Take care of your resources: miners are attacking

There is probably no one who has not heard about mining and that with its help you can earn “huge money”. More and more people are trying to dig up crypto coins. But there are also those who engage in “black” mining - they mine cryptocurrencies at the expense of other people’s resources.

As soon as it became obvious that a lot of money could be earned by mining cryptocurrencies, some cunning individuals came up with a fairly easy way to monetize their botnets (a network of devices controlled by an attacker) - after all, on each of them you can run a miner and mine cryptocurrency for your own interests. Since the computers of ordinary users are most often infected, the amount of currency mined from each device will be small, so pools of miners are most often used to obtain cryptocurrency. A cryptocurrency mining pool is a special server that distributes the task of calculating a block among all pool participants. As soon as one of the pool participants finds a block, the reward from this block is distributed among the pool participants in accordance with their participation in mining the block (the more work the participant completed, the larger share of the profit he will receive). At the same time, each pool participant can connect an unlimited number of miners. Thus, the attacker includes all manners from the controlled botnet into his account and receives profit from all devices at the same time.

The first official reports of the discovery of hidden mining appeared back in 2011, and in 2013 this phenomenon had already become widespread due to the first extensive infection via Skype.

The operating scheme of all Trojan miners is approximately the same. The first stage, under the guise of a useful program, or through the actions of a virus, is a bootloader that gets onto the victim’s computer. Next, this loader analyzes the configuration of the victim’s equipment and selects the most suitable miner for it and its configuration (currency, type of mining, maximum load, mining pool, etc.), then it downloads and launches it. The main task is completed - the miner is running, the connection to the pool is established. After this, the Trojan can begin to spread itself further, steal data from the user’s device, or even delete itself in order to reduce the likelihood of detection of the miner - the imagination of attackers in this matter is simply limitless.

The Trojan-Ransom.Win32.Linkup behaved quite interestingly.. When a device was infected, access to the Internet was blocked at the level of DNS queries and Bitcoin mining was launched at full capacity without any performance limitations. At the same time, any attempt to access any site led to the opening of a message stating that the computer was blocked by the Council of Europe due to the distribution of child pornography and the requirement to fill out a form with full personal data and the requirement to pay a fine of 0.01 Euro to unblock access.

It turns out that viruses can be not only harmful, but also somewhat useful. In the spring of 2017, the Adylkuzz miner virus was discovered, which not only caused minor mischief by quietly mining Monero on the victim’s computer, but also simultaneously performed a useful function - it closed a security hole behind itself, through which it penetrated itself. Thus, one of the most dangerous ransomware viruses, WannaCry, which exploited the same vulnerability, could no longer reach the computer.

But it's not just evil hackers who profit from unsuspecting users.
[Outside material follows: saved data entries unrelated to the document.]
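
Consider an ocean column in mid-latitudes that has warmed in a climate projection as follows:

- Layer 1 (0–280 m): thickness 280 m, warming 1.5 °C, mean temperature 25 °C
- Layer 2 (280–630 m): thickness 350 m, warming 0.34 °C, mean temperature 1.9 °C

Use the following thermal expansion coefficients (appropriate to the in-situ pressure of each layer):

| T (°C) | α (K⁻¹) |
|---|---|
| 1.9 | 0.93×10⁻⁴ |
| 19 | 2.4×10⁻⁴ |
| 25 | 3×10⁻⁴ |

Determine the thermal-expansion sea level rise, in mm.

Layer 1 at 25 °C → α = 3×10⁻⁴ K⁻¹
Layer 2 at 1.9 °C → α = 0.93×10⁻⁴ K⁻¹
Layer 1: 1.5 × 3×10⁻⁴ × 280 = 0.12600 m
Layer 2: 0.34 × 0.93×10⁻⁴ × 350 = 0.011067 m
Δh = 0.12600 + 0.011067 = 0.137067 m

Δh ≈ 137 mm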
Also, some unscrupulous developers of widespread software tried to include miners in their software product. So, in March 2015, the authors of the popular Torrent client uTorrent built in a mod from Epic Scale, which was installed with uTorrent in secret from the user.
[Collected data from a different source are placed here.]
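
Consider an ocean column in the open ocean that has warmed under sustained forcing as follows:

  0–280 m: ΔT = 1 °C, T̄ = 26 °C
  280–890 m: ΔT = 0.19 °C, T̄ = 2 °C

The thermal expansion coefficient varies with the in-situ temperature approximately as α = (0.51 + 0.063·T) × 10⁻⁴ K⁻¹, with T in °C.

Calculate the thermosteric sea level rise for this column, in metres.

Layer 1: α = (0.51 + 0.063×26)×10⁻⁴ = 2.148×10⁻⁴ K⁻¹
Layer 2: α = (0.51 + 0.063×2)×10⁻⁴ = 0.636×10⁻⁴ K⁻¹
0–280 m: 280 × 1 × 2.148×10⁻⁴ = 0.060144 m
0.636×10⁻⁴ × 610 × 0.19 = 0.00737124 m
Δh = 0.060144 + 0.00737124 = 0.06751524 m ≈ 0.068 m

Δh = 0.068 m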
Therefore, if your computer begins to overheat more often, works slower, your laptop battery begins to discharge noticeably faster, or you notice other signs of constant hard work on your device - this is a serious reason to think about whether your device is being used for mining cryptocurrencies for the benefit of criminals.
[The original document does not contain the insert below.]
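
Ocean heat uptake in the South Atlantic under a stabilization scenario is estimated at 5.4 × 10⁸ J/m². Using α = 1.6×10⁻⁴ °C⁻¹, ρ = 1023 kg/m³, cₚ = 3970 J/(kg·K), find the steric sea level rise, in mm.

Δh ≈ 21.3 mm

Δh = αQ/(ρcₚ) = 1.6×10⁻⁴ × 5.4×10⁸ / (1023 × 3970) ≈ 0.021274 m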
Most antivirus software does not classify the miners themselves as malicious software because... they do not cause direct harm and are not always installed without the knowledge of users, because users themselves often mine cryptocurrencies on their devices, but in order to still inform the user about them, they are allocated to the Riskware or Not-a-virus category, and then the user himself makes a decision on further actions with the detected miner. At the same time, in most cases, the downloader program, if detected, is necessarily deleted as malicious..

In order to protect yourself from miner viruses, as well as from any others, in most cases, it is enough to use modern anti-virus software with regularly updated malware signature databases, turn on the firewall, and under no circumstances lose vigilance when downloading anything from the Internet.